Computer Chess Club Archives




Subject: Re: Question for the MTD(f) experts

Author: Vasik Rajlich

Date: 03:46:08 04/15/04

Go up one level in this thread

On April 15, 2004 at 05:16:23, Tord Romstad wrote:

>On April 14, 2004 at 19:54:38, rasjid chan wrote:
>>I am now using the the simplest mdtf, nothing except adding about
>>10-20 lines at the root-search and it seems to work equally well as
>>my aspiration/pvs.
>Your aspiration/PVS was probably still rather clean and simple.  For a
>complex, highly developed and very efficient PVS search, changing to
>MTD would be a big and difficult rewrite.  There is a considerable amount
>of tricks and techniques which work well with one algorithm and not with
>the other.
>If you take a big and complicated PVS engine like Crafty and change it to
>use MTD, I think you would need several months to make it anywhere near
>as efficient as the current PVS search.
>>I have fail-soft, hash TT with 1 bound, only step +/-1.
>That's one of the reasons why you only had to add 10-20 lines of code, of
>course.  :-)
>>I don't need to change anything(yet)in other parts of my program. The
>>same hashing remains. But as Vasik mentioned before, it is crucial to
>>mdtf that fail-soft is w/o bugs and CORRECT. I think routinely
>>failing/hashing outside bounds itself may not be sufficient.
>This depends on your definition of sufficient, of course.  I still use a
>quick and dirty fail-soft which I wrote in a few minutes without even
>thinking.  I am sure it is nowhere near perfect, and this discussion has
>convinced me that I should take a look at it and see if I can find any
>improvements, but I find it hard to believe that I would get a big leap
>in playing strength by doing this.  My quick and dirty fail-soft seems
>to be doing OK.
>>I have not yet examine if other things need to be changed to make mdtf
>>efficient.I guess most who try mdtf will abandone it as it usually will be
>>clearly slower.
>If you already have a well-oiled and highly optimized PVS, this is probably
>correct.  But if you haven't yet reached that stage, I would claim precisely
>the opposite.  It is much easier to write an efficient MTD(f) than an
>efficient PVS.

The interesting thing is, nobody knows if PVS or MTD (f) is better.

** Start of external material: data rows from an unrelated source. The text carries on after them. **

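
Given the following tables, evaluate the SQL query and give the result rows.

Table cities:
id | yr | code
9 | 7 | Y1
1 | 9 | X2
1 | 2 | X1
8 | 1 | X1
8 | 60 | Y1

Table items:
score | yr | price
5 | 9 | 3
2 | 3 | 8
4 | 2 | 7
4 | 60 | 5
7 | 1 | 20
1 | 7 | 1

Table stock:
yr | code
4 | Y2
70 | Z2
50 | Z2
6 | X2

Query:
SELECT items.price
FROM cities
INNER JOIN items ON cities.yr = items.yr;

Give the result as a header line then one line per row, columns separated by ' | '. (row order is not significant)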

I don't believe Plaat's claims. My intuition now tells me that the two should be
very close.

You can also forget about comparing them. No matter how much of a genius you
think you are, your first implementations of either of these will be bad. You
just pick one, and by the time you get it working reasonably well, it will make
no sense to switch. And if you did switch, the new one would be bad.

It's the same question re. your board representation. You make a decision when
you know next-to-nothing, and go from there.